Fusebox is an annual contemporary art and performance festival that takes place in Austin, TX each April. This year’s dates are April 21 – May 2. The Fusebox Festival presents contemporary art and performance that spans form and geography. The festival acts as a catalyst for new ideas, new artistic models, new languages and approaches to help us better fully engage with the issues and questions that define and inspire us as artists and audiences.
DANIEL BARROW
Winnipeg-based artist Daniel Barrow uses obsolete technologies to present written, pictorial and cinematic narratives centering on the practices of drawing and collecting. Since 1993, he has created and adapted comic book narratives to “manual” forms of animation by projecting, layering and manipulating drawings on overhead projectors.
LUKE SAVISKY
Luke Savisky’s multi-media performances have transformed natural and architectural settings worldwide for audiences from 1 to 50,000, exploring the limits of visual media through the use of manual film montage, mobile projection, kinetic sculpture, 3D projection surfaces, live music, choreography and performers in unique and unlikely environments.
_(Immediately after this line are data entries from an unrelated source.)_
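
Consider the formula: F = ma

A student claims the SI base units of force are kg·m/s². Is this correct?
Units of each symbol in F = ma:
  m (mass): kg
  a (acceleration): m/s²

Multiplying the contributions: [kg] · [m/s²]
Adding exponents of each base unit: kg: 1, m: 1, s: -2
SI base units of force: kg·m/s²

The claimed units kg·m/s² match the derived units, so the claim is correct.

Answer: Yes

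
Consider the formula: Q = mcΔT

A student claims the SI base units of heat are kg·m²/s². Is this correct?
Units of each symbol in Q = mcΔT:
  m (mass): kg
  c (specific heat capacity, in J/(kg·K)): m²/(s²·K)
  ΔT (temperature change): K

Multiplying the contributions: [kg] · [m²/(s²·K)] · [K]
Adding exponents of each base unit: kg: 1, m: 2, s: -2
SI base units of heat: kg·m²/s²

The claimed units kg·m²/s² match the derived units, so the claim is correct.

Answer: Yes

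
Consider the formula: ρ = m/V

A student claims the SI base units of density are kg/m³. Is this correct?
Units of each symbol in ρ = m/V:
  m (mass): kg
  V (volume): m³  → in the denominator, contributes 1/m³

Multiplying the contributions: [kg] · [1/m³]
Adding exponents of each base unit: kg: 1, m: -3
SI base units of density: kg/m³

The claimed units kg/m³ match the derived units, so the claim is correct.

Answer: Yes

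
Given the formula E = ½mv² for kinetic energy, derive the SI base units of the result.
Units of each symbol in E = ½mv²:
  m (mass): kg
  v (speed): m/s  → to the power 2, contributes m²/s²
  The factor ½ is dimensionless.

Multiplying the contributions: [kg] · [m²/s²]
Adding exponents of each base unit: kg: 1, m: 2, s: -2
SI base units of kinetic energy: kg·m²/s²

Answer: kg·m²/s²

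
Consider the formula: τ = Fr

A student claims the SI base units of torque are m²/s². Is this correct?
Units of each symbol in τ = Fr:
  F (force): kg·m/s²
  r (lever arm): m

Multiplying the contributions: [kg·m/s²] · [m]
Adding exponents of each base unit: kg: 1, m: 2, s: -2
SI base units of torque: kg·m²/s²

The claimed units m²/s² (exponents m: 2, s: -2) do not match the derived units kg·m²/s² (exponents kg: 1, m: 2, s: -2), so the claim is incorrect.

Answer: No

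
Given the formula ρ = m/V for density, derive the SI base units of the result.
Units of each symbol in ρ = m/V:
  m (mass): kg
  V (volume): m³  → in the denominator, contributes 1/m³

Multiplying the contributions: [kg] · [1/m³]
Adding exponents of each base unit: kg: 1, m: -3
SI base units of density: kg/m³

Answer: kg/m³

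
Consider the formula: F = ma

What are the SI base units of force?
Units of each symbol in F = ma:
  m (mass): kg
  a (acceleration): m/s²

Multiplying the contributions: [kg] · [m/s²]
Adding exponents of each base unit: kg: 1, m: 1, s: -2
SI base units of force: kg·m/s²

Answer: kg·m/s²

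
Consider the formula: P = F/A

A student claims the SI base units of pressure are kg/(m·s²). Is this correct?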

His work includes I/Tx (The I/Eye of Texas), an interactive projection of viewer’s eyes onto an 85ft water tower in downtown Austin, TX and a twenty story 35mm live architectural film montage interacting with building climbers for First Night Austin. Savisky was chosen as official media artist for the 2005 Sundance Film Festival and is the recipient of numerous awards and grants including: The Texas Filmmakers Production Fund, the Austin Film Society’s 1st D. Montgomery Award, and the 2007 Austin Table of Critics Award for Best Individual Project. Savisky was also nominated for the first Arthouse Texas Prize and the Rockefeller Foundation New Media Grant.
KAIJI MORIYAMA
Kaiji Moriyama first began his career with a musical theater company in Japan, and moved to the world of professional choreography. He has worked with a number of leading contemporary dance companies and innovative Japanese choreographers such as Kota Yamazaki, Yukio Ueshima, and Aki Nagatani.
Frédérick Gravel
In its current “temporarily final” (according to Gravel) guise, GravelWorks is a showcase of moods, humour, bodies, musical colours, short dances, pop songs, personalities and friendly impertinence. Presented in “best of ” concert form, the elastic temporality of this piece (begun in 2006), has undergone a number of variations depending on the number of artists involved and the arrangement of the stand-alone pieces as an ensemble. Whether the long or the short version, it has attracted audiences at Studio 303, Performance Mix in Soho, Tangente and The Art(prononcez dehors) during the first OFF.T.A event. Constructed like a Moebius strip, it takes the spetator on a journey between the inside and the outside of the spectacle, or, as Gravel himself suggests, from the head to the heart to the genitals, in whichever order you wish.